Ella se paralizó al oírlo, temiendo que se molestara.
En cambio, él le sonrió con suavidad.
—No es digna de tu espada, ¿cierto?
—No —respondió ella en seco.
Elsa se sintió insultada; su expresión de juego cambió a una mueca de asco.
—Toma mi espada —dijo Flugel, lanzándosela en un movimiento preciso—. Acaba con ella, si eso te hace sentir mejor.
Adel estiró la mano derecha y la atrapó al vuelo.
Al hacerlo, vio destellos.
Fragmentos de batallas legendarias: un cielo partiéndose, un meteorito cayendo, rayos de energía pura, un dragón fuera del tiempo mismo.
Y entonces lo sintió, lo percibió con claridad.
—(Esta espada…)
Podía soportar su poder.
La hoja comenzó a brillar mientras Adel reunía mana del ambiente a su alrededor.
—Lia, tengo que irme. La Santa va en serio —murmuró Puck.
—Descansa, Puck.
Flugel sabía por qué se retiraba: Adel estaba consumiendo todo el mana del entorno.
Lo concentraba en la espada.
—Eso se ve peligroso —comentó Elsa con resignación, logrando ponerse de pie a duras penas.
—¡Lo será para ti!
Adel impulsó la espada al frente.
…
Por un momento, solo hubo blanco.
Blanco cegador por todos lados.
Un rayo enorme de energía pura salió disparado del almacén de Rom e iluminó la noche como un segundo sol.
Toda la capital pudo ver el destello.
El almacén, al instante siguiente, volvió a la quietud, pero todo a su alrededor había sido arrasado: mesas astilladas, paredes agrietadas, polvo flotando en el aire.
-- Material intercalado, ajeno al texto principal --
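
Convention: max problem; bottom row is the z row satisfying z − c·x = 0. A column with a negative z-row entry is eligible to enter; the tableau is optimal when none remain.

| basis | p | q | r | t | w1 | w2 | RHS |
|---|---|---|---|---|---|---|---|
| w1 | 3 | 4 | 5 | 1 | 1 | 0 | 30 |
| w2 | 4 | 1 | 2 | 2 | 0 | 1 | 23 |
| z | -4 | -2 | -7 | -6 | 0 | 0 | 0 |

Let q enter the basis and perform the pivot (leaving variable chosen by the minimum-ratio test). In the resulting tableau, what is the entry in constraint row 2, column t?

Ratio test on column q — row 1: 30/4 = 15/2; row 2: 23/1 = 23. Minimum is 15/2 at row 1 (w1 leaves); pivot element 4.
Divide row 1 by 4; eliminate column q from the other rows.
Row 2 update in column t: 2 − 1·(1/4) = 7/4.

7/4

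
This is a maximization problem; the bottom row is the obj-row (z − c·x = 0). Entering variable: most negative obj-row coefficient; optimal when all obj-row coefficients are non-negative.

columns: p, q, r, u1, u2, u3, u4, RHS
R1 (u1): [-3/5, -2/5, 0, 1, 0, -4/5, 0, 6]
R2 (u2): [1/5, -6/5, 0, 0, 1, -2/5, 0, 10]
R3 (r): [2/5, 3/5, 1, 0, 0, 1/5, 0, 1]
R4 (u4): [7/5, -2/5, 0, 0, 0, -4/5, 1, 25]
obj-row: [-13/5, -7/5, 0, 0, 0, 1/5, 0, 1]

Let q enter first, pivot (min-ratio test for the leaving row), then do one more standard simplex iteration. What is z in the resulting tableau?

15/2

Ratio test on column q — row 1: entry -2/5 ≤ 0; row 2: entry -6/5 ≤ 0; row 3: 1/(3/5) = 5/3; row 4: entry -2/5 ≤ 0. Minimum is 5/3 at row 3 (r leaves); pivot element 3/5.
Pivot on row 3; the obj-row RHS becomes 1 − (-7/5)·(5/3) = 10/3.
Next entering variable (most negative obj-row entry -5/3): p.
Ratio test on column p — row 1: entry -1/3 ≤ 0; row 2: 12/1 = 12; row 3: (5/3)/(2/3) = 5/2; row 4: (77/3)/(5/3) = 77/5. Minimum is 5/2 at row 3 (q leaves); pivot element 2/3.
After the second pivot the obj-row RHS is 10/3 − (-5/3)·(5/2) = 15/2.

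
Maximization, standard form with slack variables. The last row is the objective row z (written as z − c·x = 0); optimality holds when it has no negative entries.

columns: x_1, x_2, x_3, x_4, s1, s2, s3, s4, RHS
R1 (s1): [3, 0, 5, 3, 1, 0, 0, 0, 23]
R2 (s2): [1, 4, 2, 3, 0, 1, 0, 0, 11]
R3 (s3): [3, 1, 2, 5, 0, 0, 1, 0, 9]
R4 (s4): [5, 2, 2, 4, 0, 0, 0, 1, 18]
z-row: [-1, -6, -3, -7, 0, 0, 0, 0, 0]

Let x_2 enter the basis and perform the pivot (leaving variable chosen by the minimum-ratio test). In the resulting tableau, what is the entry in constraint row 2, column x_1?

Ratio test on column x_2 — row 1: entry 0 ≤ 0; row 2: 11/4 = 11/4; row 3: 9/1 = 9; row 4: 18/2 = 9. Minimum is 11/4 at row 2 (s2 leaves); pivot element 4.
Divide row 2 by 4; eliminate column x_2 from the other rows.
In the new row 2, the x_1 entry is the old entry divided by the pivot: 1/4 = 1/4.

1/4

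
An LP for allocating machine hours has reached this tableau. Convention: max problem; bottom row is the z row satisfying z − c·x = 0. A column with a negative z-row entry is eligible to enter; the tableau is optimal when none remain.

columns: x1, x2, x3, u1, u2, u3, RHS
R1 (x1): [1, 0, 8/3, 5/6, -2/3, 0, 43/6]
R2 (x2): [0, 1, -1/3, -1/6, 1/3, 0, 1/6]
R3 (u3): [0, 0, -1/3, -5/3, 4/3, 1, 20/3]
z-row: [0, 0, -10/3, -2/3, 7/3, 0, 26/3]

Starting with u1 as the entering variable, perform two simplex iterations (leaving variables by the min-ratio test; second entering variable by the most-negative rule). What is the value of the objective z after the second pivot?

141/8

Ratio test on column u1 — row 1: (43/6)/(5/6) = 43/5; row 2: entry -1/6 ≤ 0; row 3: entry -5/3 ≤ 0. Minimum is 43/5 at row 1 (x1 leaves); pivot element 5/6.
Pivot on row 1; the z-row RHS becomes 26/3 − (-2/3)·(43/5) = 72/5.
Next entering variable (most negative z-row entry -6/5): x3.
Ratio test on column x3 — row 1: (43/5)/(16/5) = 43/16; row 2: (8/5)/(1/5) = 8; row 3: 21/5 = 21/5. Minimum is 43/16 at row 1 (u1 leaves); pivot element 16/5.
After the second pivot the z-row RHS is 72/5 − (-6/5)·(43/16) = 141/8.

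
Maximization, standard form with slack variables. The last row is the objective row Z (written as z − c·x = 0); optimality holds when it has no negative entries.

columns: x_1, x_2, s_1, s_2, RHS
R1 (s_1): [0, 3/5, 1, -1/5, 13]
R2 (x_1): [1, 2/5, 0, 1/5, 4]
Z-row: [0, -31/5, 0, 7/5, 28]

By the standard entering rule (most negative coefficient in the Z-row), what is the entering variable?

Negative Z-row entries: x_2: -31/5.
The most negative is -31/5 in column x_2, so x_2 enters.

x_2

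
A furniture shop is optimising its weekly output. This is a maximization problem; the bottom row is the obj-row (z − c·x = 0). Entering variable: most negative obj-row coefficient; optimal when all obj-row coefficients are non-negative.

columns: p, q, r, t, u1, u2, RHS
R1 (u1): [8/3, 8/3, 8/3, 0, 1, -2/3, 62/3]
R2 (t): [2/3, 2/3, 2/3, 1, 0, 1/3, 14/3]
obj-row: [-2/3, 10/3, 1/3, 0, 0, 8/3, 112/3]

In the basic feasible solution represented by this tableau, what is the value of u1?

u1 is basic (row 1); its value is the RHS of that row, 62/3.

62/3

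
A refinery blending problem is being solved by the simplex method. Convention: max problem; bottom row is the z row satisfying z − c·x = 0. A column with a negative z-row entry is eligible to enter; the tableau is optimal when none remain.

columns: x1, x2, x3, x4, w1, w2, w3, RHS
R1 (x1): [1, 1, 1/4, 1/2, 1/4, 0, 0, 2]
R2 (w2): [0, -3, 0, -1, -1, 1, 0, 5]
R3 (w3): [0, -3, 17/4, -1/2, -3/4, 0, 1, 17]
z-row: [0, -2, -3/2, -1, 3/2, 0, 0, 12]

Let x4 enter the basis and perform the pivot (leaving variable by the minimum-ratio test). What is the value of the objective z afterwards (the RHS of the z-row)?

Ratio test on column x4 — row 1: 2/(1/2) = 4; row 2: entry -1 ≤ 0; row 3: entry -1/2 ≤ 0. Minimum is 4 at row 1 (x1 leaves); pivot element 1/2.
Pivot on row 1; the z-row RHS becomes 12 − (-1)·4 = 16.

16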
Adel observó en pánico la hoja de la espada que Flugel le había dado.
—(Temo haberla roto…)
Pero abrió los ojos de golpe, en shock.
—La espada… está bien. De hecho, más que bien.
No podía creerlo.
Estaba intacta, como si el torrente de energía no hubiera sido nada para ella.
Un aplauso lento la sacó de su estupor.
Era Flugel, que se había colocado al frente de Emilia y Felt para protegerlas del retroceso.
—¡Fantástico, Adel! —dijo con una gran sonrisa.
—¿D-de verdad? —bajó la mirada, sintiendo que su rostro podría arder.
—¡De verdad! —entonces dibujó una sonrisa confiada—. ¿A que es una buena espada?
Adel regresó la mirada a la hoja en su mano derecha.
Se permitió sonreír de manera genuina, por primera vez sin contención.
—¡Es una hermosa espada, Flugel!
Así, Elsa Granhiert fue asesinada.
Como Ícaro, pareció haber volado demasiado cerca del sol —Adelheid van Astrea—.